Today that colorful African heritage is celebrated in the same locale, in Congo Square, which is now a section of Louis Armstrong Park in the 900 block of North Rampart Street. The fourth annual Congo Square Rhythms Festival is being held on Sunday, November 14. It is presented by the New Orleans Jazz & Heritage Foundation, and held in conjunction with the Foundation's Tom Dent Congo Square Symposium.

The late Tom Dent, for whom the symposium was named, was a noted New Orleans writer, folklorist and civil rights activist.

This free, day-long festival celebrates the historic role of Congo Square as the birthplace of American music. On Saturday, Nov. 13, the Tom Dent Symposium will feature panel discussions in topics relating to the mixture of world cultures that took place at Congo Square, resulting in the development of jazz and, by extension, all of American music.

On Sunday, Nov. 14, the best of African drumming and dance will be presented plus music from Africa, the Caribbean and the American South.

The New Orleans Jazz & Heritage Festival and Foundation, Inc. was established in 1970 with a mission to sow the seeds of our unique culture for generations to come. As the nonprofit owner of the New Orleans Jazz & Heritage Festival -- Jazz Fest -- the foundation works all year long to promote and develop the culture of New Orleans and the surrounding region.
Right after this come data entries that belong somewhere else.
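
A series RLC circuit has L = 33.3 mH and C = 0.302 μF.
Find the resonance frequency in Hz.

Step 1 — Resonance condition Im(Z)=0 gives ω₀ = 1/√(LC).
Step 2 — ω₀ = 1/√(0.0333·3.02e-07) = 9972 rad/s.
Step 3 — f₀ = ω₀/(2π) = 1587 Hz.

f₀ = 1587 Hz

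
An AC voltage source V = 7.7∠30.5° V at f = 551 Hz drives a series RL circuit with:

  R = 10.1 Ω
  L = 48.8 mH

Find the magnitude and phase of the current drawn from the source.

Step 1 — Angular frequency: ω = 2π·f = 2π·551 = 3462 rad/s.
Step 2 — Component impedances:
  R: Z = R = 10.1 Ω
  L: Z = jωL = j·3462·0.0488 = 0 + j168.9 Ω
Step 3 — Series combination: Z_total = R + L = 10.1 + j168.9 Ω = 169.2∠86.6° Ω.
Step 4 — Source phasor: V = 7.7∠30.5° V = 6.635 + j3.908 V.
Step 5 — Ohm's law: I = V / Z_total = (6.635 + j3.908) / (10.1 + j168.9) = 0.02539 - j0.03775 A.
Step 6 — Convert to polar: |I| = 0.0455 A, ∠I = -56.1°.

I = 0.0455∠-56.1° A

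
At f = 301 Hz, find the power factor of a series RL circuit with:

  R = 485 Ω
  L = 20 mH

Step 1 — Angular frequency: ω = 2π·f = 2π·301 = 1891 rad/s.
Step 2 — Component impedances:
  R: Z = R = 485 Ω
  L: Z = jωL = j·1891·0.02 = 0 + j37.82 Ω
Step 3 — Series combination: Z_total = R + L = 485 + j37.82 Ω = 486.5∠4.5° Ω.
Step 4 — Power factor: PF = cos(φ) = Re(Z)/|Z| = 485/486.47 = 0.997.
Step 5 — Type: Im(Z) = 37.82 ⇒ lagging (phase φ = 4.5°).

PF = 0.997 (lagging, φ = 4.5°)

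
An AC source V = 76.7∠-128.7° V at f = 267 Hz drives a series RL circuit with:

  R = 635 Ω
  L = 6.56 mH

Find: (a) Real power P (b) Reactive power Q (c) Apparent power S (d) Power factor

Step 1 — Angular frequency: ω = 2π·f = 2π·267 = 1678 rad/s.
Step 2 — Component impedances:
  R: Z = R = 635 Ω
  L: Z = jωL = j·1678·0.00656 = 0 + j11.01 Ω
Step 3 — Series combination: Z_total = R + L = 635 + j11.01 Ω = 635.1∠1.0° Ω.
Step 4 — Source phasor: V = 76.7∠-128.7° V = -47.96 - j59.86 V.
Step 5 — Current: I = V / Z = -0.07713 - j0.09293 A = 0.1208∠-129.7° A.
Step 6 — Complex power: S = V·I* = 9.262 + j0.1605 VA.
Step 7 — Real power: P = Re(S) = 9.262 W.
Step 8 — Reactive power: Q = Im(S) = 0.1605 VAR.
Step 9 — Apparent power: |S| = 9.263 VA.
Step 10 — Power factor: PF = P/|S| = 0.9998 (lagging).

(a) P = 9.262 W  (b) Q = 0.1605 VAR  (c) S = 9.263 VA  (d) PF = 0.9998 (lagging)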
Their areas of focus are education, economic development and culture.

The festival opens at 11 a.m. and is free. Louis Armstrong Park is located on North Rampart Street, nine blocks above Canal Street and opposite the French Quarter. For more information on the Congo Square Rhythms Festival check local listings as the date gets closer.
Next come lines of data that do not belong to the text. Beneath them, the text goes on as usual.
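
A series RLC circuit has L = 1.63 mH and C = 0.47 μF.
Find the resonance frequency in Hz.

Step 1 — Resonance condition Im(Z)=0 gives ω₀ = 1/√(LC).
Step 2 — ω₀ = 1/√(0.00163·4.7e-07) = 3.613e+04 rad/s.
Step 3 — f₀ = ω₀/(2π) = 5750 Hz.

f₀ = 5750 Hz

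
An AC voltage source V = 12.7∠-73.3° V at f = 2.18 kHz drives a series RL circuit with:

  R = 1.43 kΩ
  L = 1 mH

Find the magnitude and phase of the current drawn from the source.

Step 1 — Angular frequency: ω = 2π·f = 2π·2180 = 1.37e+04 rad/s.
Step 2 — Component impedances:
  R: Z = R = 1430 Ω
  L: Z = jωL = j·1.37e+04·0.001 = 0 + j13.7 Ω
Step 3 — Series combination: Z_total = R + L = 1430 + j13.7 Ω = 1430∠0.5° Ω.
Step 4 — Source phasor: V = 12.7∠-73.3° V = 3.649 - j12.16 V.
Step 5 — Ohm's law: I = V / Z_total = (3.649 - j12.16) / (1430 + j13.7) = 0.00247 - j0.00853 A.
Step 6 — Convert to polar: |I| = 0.008881 A, ∠I = -73.8°.

I = 0.008881∠-73.8° A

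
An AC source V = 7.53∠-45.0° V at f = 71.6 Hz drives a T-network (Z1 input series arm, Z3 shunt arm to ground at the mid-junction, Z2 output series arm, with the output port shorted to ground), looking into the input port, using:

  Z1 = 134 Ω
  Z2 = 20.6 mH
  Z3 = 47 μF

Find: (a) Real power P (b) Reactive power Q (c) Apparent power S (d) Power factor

Step 1 — Angular frequency: ω = 2π·f = 2π·71.6 = 449.9 rad/s.
Step 2 — Component impedances:
  Z1: Z = R = 134 Ω
  Z2: Z = jωL = j·449.9·0.0206 = 0 + j9.267 Ω
  Z3: Z = 1/(jωC) = -j/(ω·C) = 0 - j47.29 Ω
Step 3 — With the output port shorted to ground, the output series arm Z2 runs from the junction to ground; the shunt arm Z3 also runs from the junction to ground. They appear in parallel: Z3 || Z2 = 0 + j11.53 Ω.
Step 4 — Series with input arm Z1: Z_in = Z1 + (Z3 || Z2) = 134 + j11.53 Ω = 134.5∠4.9° Ω.
Step 5 — Source phasor: V = 7.53∠-45.0° V = 5.325 - j5.325 V.
Step 6 — Current: I = V / Z = 0.03605 - j0.04284 A = 0.05599∠-49.9° A.
Step 7 — Complex power: S = V·I* = 0.42 + j0.03613 VA.
Step 8 — Real power: P = Re(S) = 0.42 W.
Step 9 — Reactive power: Q = Im(S) = 0.03613 VAR.
Step 10 — Apparent power: |S| = 0.4216 VA.
Step 11 — Power factor: PF = P/|S| = 0.9963 (lagging).

(a) P = 0.42 W  (b) Q = 0.03613 VAR  (c) S = 0.4216 VA  (d) PF = 0.9963 (lagging)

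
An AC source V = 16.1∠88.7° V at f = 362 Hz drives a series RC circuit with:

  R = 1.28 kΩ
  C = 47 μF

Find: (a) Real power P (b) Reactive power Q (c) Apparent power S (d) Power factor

Step 1 — Angular frequency: ω = 2π·f = 2π·362 = 2275 rad/s.
Step 2 — Component impedances:
  R: Z = R = 1280 Ω
  C: Z = 1/(jωC) = -j/(ω·C) = 0 - j9.354 Ω
Step 3 — Series combination: Z_total = R + C = 1280 - j9.354 Ω = 1280∠-0.4° Ω.
Step 4 — Source phasor: V = 16.1∠88.7° V = 0.3653 + j16.1 V.
Step 5 — Current: I = V / Z = 0.0001935 + j0.01258 A = 0.01258∠89.1° A.
Step 6 — Complex power: S = V·I* = 0.2025 - j0.00148 VA.
Step 7 — Real power: P = Re(S) = 0.2025 W.
Step 8 — Reactive power: Q = Im(S) = -0.00148 VAR.
Step 9 — Apparent power: |S| = 0.2025 VA.
Step 10 — Power factor: PF = P/|S| = 1 (leading).

(a) P = 0.2025 W  (b) Q = -0.00148 VAR  (c) S = 0.2025 VA  (d) PF = 1 (leading)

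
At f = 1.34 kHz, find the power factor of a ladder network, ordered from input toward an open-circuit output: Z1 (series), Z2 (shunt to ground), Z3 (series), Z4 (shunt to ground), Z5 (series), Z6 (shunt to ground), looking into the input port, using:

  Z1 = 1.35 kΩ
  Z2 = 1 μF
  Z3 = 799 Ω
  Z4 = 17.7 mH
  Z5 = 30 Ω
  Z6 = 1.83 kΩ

Step 1 — Angular frequency: ω = 2π·f = 2π·1340 = 8419 rad/s.
Step 2 — Component impedances:
  Z1: Z = R = 1350 Ω
  Z2: Z = 1/(jωC) = -j/(ω·C) = 0 - j118.8 Ω
  Z3: Z = R = 799 Ω
  Z4: Z = jωL = j·8419·0.0177 = 0 + j149 Ω
  Z5: Z = R = 30 Ω
  Z6: Z = R = 1830 Ω
Step 3 — Ladder network (open output): work backward from the far end, alternating series and parallel combinations. Z_in = 1367 - j119.4 Ω = 1373∠-5.0° Ω.
Step 4 — Power factor: PF = cos(φ) = Re(Z)/|Z| = 1367.4/1372.6 = 0.9962.
Step 5 — Type: Im(Z) = -119.4 ⇒ leading (phase φ = -5.0°).

PF = 0.9962 (leading, φ = -5.0°)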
Christmas New Orleans Style
November and December 2010

Swamp Fest

Wrapping up the year in a festive mood, Christmas New Orleans Style offers more than a month's worth of holiday concerts, holiday shopping opportunities, cooking demonstrations, dazzling indoor and outdoor lighting displays and dozens of other special events. "It's the Most Wonderful Time of the Year," as the old song goes and nowhere is that more true than here in the Crescent City where holiday traditions are celebrated in style – New Orleans Style!